By Kate Galbraith, December 25, 2013
When China’s skies darken with pollution, it is not the only nation to suffer.
Soot, ozone-forming compounds and other pollutants from China can blow
east to Korea and Japan. Ultimately, some even reach the west coast of
the United States, scientists say.
Other nations generate pollution too, of course, so the wafting of bad
air from China adds to local problems. China’s emissions worry countries
in the path of the plumes, but in a region where political tensions
often run high, international solutions are largely elusive.
“The countries most directly affected by air pollution from China are
its nearest neighbors,” Paul Harris, the chair professor of global and
environmental studies at the Hong Kong Institute of Education, said in
an email. “As with every other aspect of relations with China, there is a
limit to what they can do about it.”
China’s coal plants and vehicles emit a suite of emissions, including
sulfur dioxide, nitrogen oxides, carbon dioxide, mercury and small
particles (soot). Some pollutants, including carbon dioxide, contribute
to the worldwide problem of climate change. Others stir more immediate
health concerns for China’s neighbors, as well as for China itself.

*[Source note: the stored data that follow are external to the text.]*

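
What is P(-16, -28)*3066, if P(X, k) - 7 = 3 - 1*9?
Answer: 3066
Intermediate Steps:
P(X, k) = 1 (P(X, k) = 7 + (3 - 1*9) = 7 + (3 - 9) = 7 - 6 = 1)
P(-16, -28)*3066 = 1*3066 = 3066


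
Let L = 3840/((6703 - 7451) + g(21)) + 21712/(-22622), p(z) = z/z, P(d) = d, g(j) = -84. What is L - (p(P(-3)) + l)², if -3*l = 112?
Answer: -1754395975/1323387 ≈ -1325.7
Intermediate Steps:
p(z) = 1
l = -112/3 (l = -⅓*112 = -112/3 ≈ -37.333)
L = -819788/147043 (L = 3840/((6703 - 7451) - 84) + 21712/(-22622) = 3840/(-748 - 84) + 21712*(-1/22622) = 3840/(-832) - 10856/11311 = 3840*(-1/832) - 10856/11311 = -60/13 - 10856/11311 = -819788/147043 ≈ -5.5752)
L - (p(P(-3)) + l)² = -819788/147043 - (1 - 112/3)² = -819788/147043 - (-109/3)² = -819788/147043 - 1*11881/9 = -819788/147043 - 11881/9 = -1754395975/1323387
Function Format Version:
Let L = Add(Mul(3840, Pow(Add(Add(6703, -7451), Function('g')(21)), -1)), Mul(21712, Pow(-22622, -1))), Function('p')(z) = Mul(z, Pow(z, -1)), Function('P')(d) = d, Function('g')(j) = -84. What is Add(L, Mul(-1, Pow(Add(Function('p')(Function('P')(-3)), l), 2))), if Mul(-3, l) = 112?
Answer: Rational(-1754395975, 1323387) ≈ -1325.7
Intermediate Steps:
Function('p')(z) = 1
l = Rational(-112, 3) (l = Mul(Rational(-1, 3), 112) = Rational(-112, 3) ≈ -37.333)
L = Rational(-819788, 147043) (L = Add(Mul(3840, Pow(Add(Add(6703, -7451), -84), -1)), Mul(21712, Pow(-22622, -1))) = Add(Mul(3840, Pow(Add(-748, -84), -1)), Mul(21712, Rational(-1, 22622))) = Add(Mul(3840, Pow(-832, -1)), Rational(-10856, 11311)) = Add(Mul(3840, Rational(-1, 832)), Rational(-10856, 11311)) = Add(Rational(-60, 13), Rational(-10856, 11311)) = Rational(-819788, 147043) ≈ -5.5752)
Add(L, Mul(-1, Pow(Add(Function('p')(Function('P')(-3)), l), 2))) = Add(Rational(-819788, 147043), Mul(-1, Pow(Add(1, Rational(-112, 3)), 2))) = Add(Rational(-819788, 147043), Mul(-1, Pow(Rational(-109, 3), 2))) = Add(Rational(-819788, 147043), Mul(-1, Rational(11881, 9))) = Add(Rational(-819788, 147043), Rational(-11881, 9)) = Rational(-1754395975, 1323387)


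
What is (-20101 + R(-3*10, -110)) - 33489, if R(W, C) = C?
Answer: -53700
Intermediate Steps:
(-20101 + R(-3*10, -110)) - 33489 = (-20101 - 110) - 33489 = -20211 - 33489 = -53700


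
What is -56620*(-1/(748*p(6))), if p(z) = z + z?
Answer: 14155/2244 ≈ 6.3079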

Mercury can fall to earth with rain, harming the ocean and fish. Ozone
and fine particles, sometimes found far from their sources, pose
problems because breathing too much of them can lead to lung damage.
Recent research in Japan suggests that China’s contribution to average
annual fine-particle pollution ranges from 40 percent in the Tokyo area
to 60 percent in Kyushu, which is closer to China, according to Hiroshi
Tanimoto, who heads the global atmospheric chemistry section at Japan’s
National Institute for Environmental Studies. On average, about 10
percent to 20 percent of Japan’s springtime ozone comes from Chinese
emissions, he said.
“Transport of air pollutants from China enhances the background level
entering into Japan,” Dr. Tanimoto said in an email. The impact to
effect on Korea is even greater, he added.

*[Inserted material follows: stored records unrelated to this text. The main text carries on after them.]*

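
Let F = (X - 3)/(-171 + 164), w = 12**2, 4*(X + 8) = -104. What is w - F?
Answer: 971/7 ≈ 138.71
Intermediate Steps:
X = -34 (X = -8 + (1/4)*(-104) = -8 - 26 = -34)
w = 144
F = 37/7 (F = (-34 - 3)/(-171 + 164) = -37/(-7) = -37*(-1/7) = 37/7 ≈ 5.2857)
w - F = 144 - 1*37/7 = 144 - 37/7 = 971/7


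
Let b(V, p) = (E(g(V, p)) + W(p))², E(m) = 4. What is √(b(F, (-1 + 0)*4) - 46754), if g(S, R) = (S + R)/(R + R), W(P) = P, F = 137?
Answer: I*√46754 ≈ 216.23*I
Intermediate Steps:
g(S, R) = (R + S)/(2*R) (g(S, R) = (R + S)/((2*R)) = (R + S)*(1/(2*R)) = (R + S)/(2*R))
b(V, p) = (4 + p)²
√(b(F, (-1 + 0)*4) - 46754) = √((4 + (-1 + 0)*4)² - 46754) = √((4 - 1*4)² - 46754) = √((4 - 4)² - 46754) = √(0² - 46754) = √(0 - 46754) = √(-46754) = I*√46754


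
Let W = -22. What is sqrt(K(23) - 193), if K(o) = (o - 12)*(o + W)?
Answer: I*sqrt(182) ≈ 13.491*I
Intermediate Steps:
K(o) = (-22 + o)*(-12 + o) (K(o) = (o - 12)*(o - 22) = (-12 + o)*(-22 + o) = (-22 + o)*(-12 + o))
sqrt(K(23) - 193) = sqrt((264 + 23**2 - 34*23) - 193) = sqrt((264 + 529 - 782) - 193) = sqrt(11 - 193) = sqrt(-182) = I*sqrt(182)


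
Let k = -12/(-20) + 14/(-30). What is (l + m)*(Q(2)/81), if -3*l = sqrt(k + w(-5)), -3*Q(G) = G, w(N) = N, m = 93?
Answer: -62/81 + 2*I*sqrt(1095)/10935 ≈ -0.76543 + 0.0060523*I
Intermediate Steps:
Q(G) = -G/3
k = 2/15 (k = -12*(-1/20) + 14*(-1/30) = 3/5 - 7/15 = 2/15 ≈ 0.13333)
l = -I*sqrt(1095)/45 (l = -sqrt(2/15 - 5)/3 = -I*sqrt(1095)/45 ≈ -0.73535*I)
(l + m)*(Q(2)/81) = (-I*sqrt(1095)/45 + 93)*(-1/3*2/81) = (93 - I*sqrt(1095)/45)*(-2/3*1/81) = (93 - I*sqrt(1095)/45)*(-2/243) = -62/81 + 2*I*sqrt(1095)/10935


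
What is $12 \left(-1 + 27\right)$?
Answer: $312$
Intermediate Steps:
$12 \left(-1 + 27\right) = 12 \cdot 26 = 312$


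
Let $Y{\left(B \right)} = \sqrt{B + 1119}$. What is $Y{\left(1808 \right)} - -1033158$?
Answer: $1033158 + \sqrt{2927} \approx 1.0332 \cdot 10^{6}$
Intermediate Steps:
$Y{\left(B \right)} = \sqrt{1119 + B}$
$Y{\left(1808 \right)} - -1033158 = \sqrt{1119 + 1808} - -1033158 = \sqrt{2927} + 1033158 = 1033158 + \sqrt{2927}$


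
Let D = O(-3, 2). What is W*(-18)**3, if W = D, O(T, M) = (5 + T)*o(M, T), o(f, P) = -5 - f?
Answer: 81648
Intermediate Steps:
O(T, M) = (-5 - M)*(5 + T) (O(T, M) = (5 + T)*(-5 - M) = (-5 - M)*(5 + T))
D = -14 (D = -(5 + 2)*(5 - 3) = -1*7*2 = -14)
W = -14
W*(-18)**3 = -14*(-18)**3 = -14*(-5832) = 81648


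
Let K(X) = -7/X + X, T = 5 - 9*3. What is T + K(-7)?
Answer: -28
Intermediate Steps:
T = -22 (T = 5 - 27 = -22)
K(X) = X - 7/X
T + K(-7) = -22 + (-7 - 7/(-7)) = -22 + (-7 - 7*(-1/7)) = -22 + (-7 + 1) = -22 - 6 = -28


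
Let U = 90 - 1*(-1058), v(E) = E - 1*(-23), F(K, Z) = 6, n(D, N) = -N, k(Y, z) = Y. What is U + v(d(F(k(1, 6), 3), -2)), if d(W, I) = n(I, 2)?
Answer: 1169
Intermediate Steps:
d(W, I) = -2 (d(W, I) = -1*2 = -2)
v(E) = 23 + E (v(E) = E + 23 = 23 + E)
U = 1148 (U = 90 + 1058 = 1148)
U + v(d(F(k(1, 6), 3), -2)) = 1148 + (23 - 2) = 1148 + 21 = 1169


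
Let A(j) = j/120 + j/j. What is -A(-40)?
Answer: -2/3 ≈ -0.66667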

Much depends on wind patterns. Often, the haze over Chinese cities is a
product of stagnant air and therefore the pollutants may not travel vast
distances, said Michael Prather, a professor of earth system science at
the University of California, Irvine. The small particles that reach
the United States often come from wind-propelled dust storms in the Gobi
Desert, he said. China’s main effect on pollution in the United States,
however, involves ozone, scientists say.
The transporting of pollutants across the Pacific Ocean takes at least
four or five days, and they ride west-to-east winds at heights of 6,000
feet to 20,000 feet, according to Dan Jaffe, a professor of atmospheric
and environmental chemistry at the University of Washington-Bothell. He
works at a station 9,000 feet high on a mountain in Oregon because it is
easier to measure pollutants from Asia there than at sea level.
“People living at higher elevations are definitely getting greater
exposure” to pollutants coming from Asia, said Mr. Jaffe. His team uses
several tools to identify pollutants that have traveled across the
Pacific, including the ratios of pollutants, the amount of mercury,
satellite data and computer models.
Scientists say the Chinese contribution to United States pollution is relatively small, dwarfed by domestic sources.
All countries emit pollutants that affect their neighbors. Europe,
downwind of North America, receives some American pollution, for
example. The big issue, Dr. Prather said, is the “large-scale building
up of this stuff in the Northern Hemisphere,” as well as growing
emissions in the Southern Hemisphere from fast-developing economies like
Brazil.
The emissions from China and elsewhere in Asia have implications for the
Pacific Ocean. Traditionally, the Pacific “was a pristine environment,”
Dr. Prather said, in contrast to the more polluted North Atlantic. Now,
he said, Pacific pollution will increase.
China, which accounts for more than half of the world’s coal
consumption, is trying to reduce its pollution for the sake of its
worried citizens. It has cut its emissions of sulfur dioxide, which can
lead to acid rain and fine-particle creation; it is rapidly building
clean- energy plants and setting some limits on coal; and it orders
reduced car travel on days of bad smog. But its fast-growing economy
makes the pollution problem hard to solve.
Other Asian nations are engaged, too. Dr. Tanimoto said scientists and
officials from Japan, China and South Korea had discussed a joint
observation and modeling system. Another promising area is the sharing
of pollution control technologies, a subject discussed this month in a
meeting of representatives of the three countries. Japan has experience
to offer, having reduced its own awful air pollution a few decades ago.
But regional cooperation can be hard.
Whereas Europe had success in working to reduce cross-border air
pollution in the 1970s and ’80s, “there’s really been no history of that
regional cooperation in Asia,” said Loren Cass, an associate professor
of political science at the College of the Holy Cross in Massachusetts.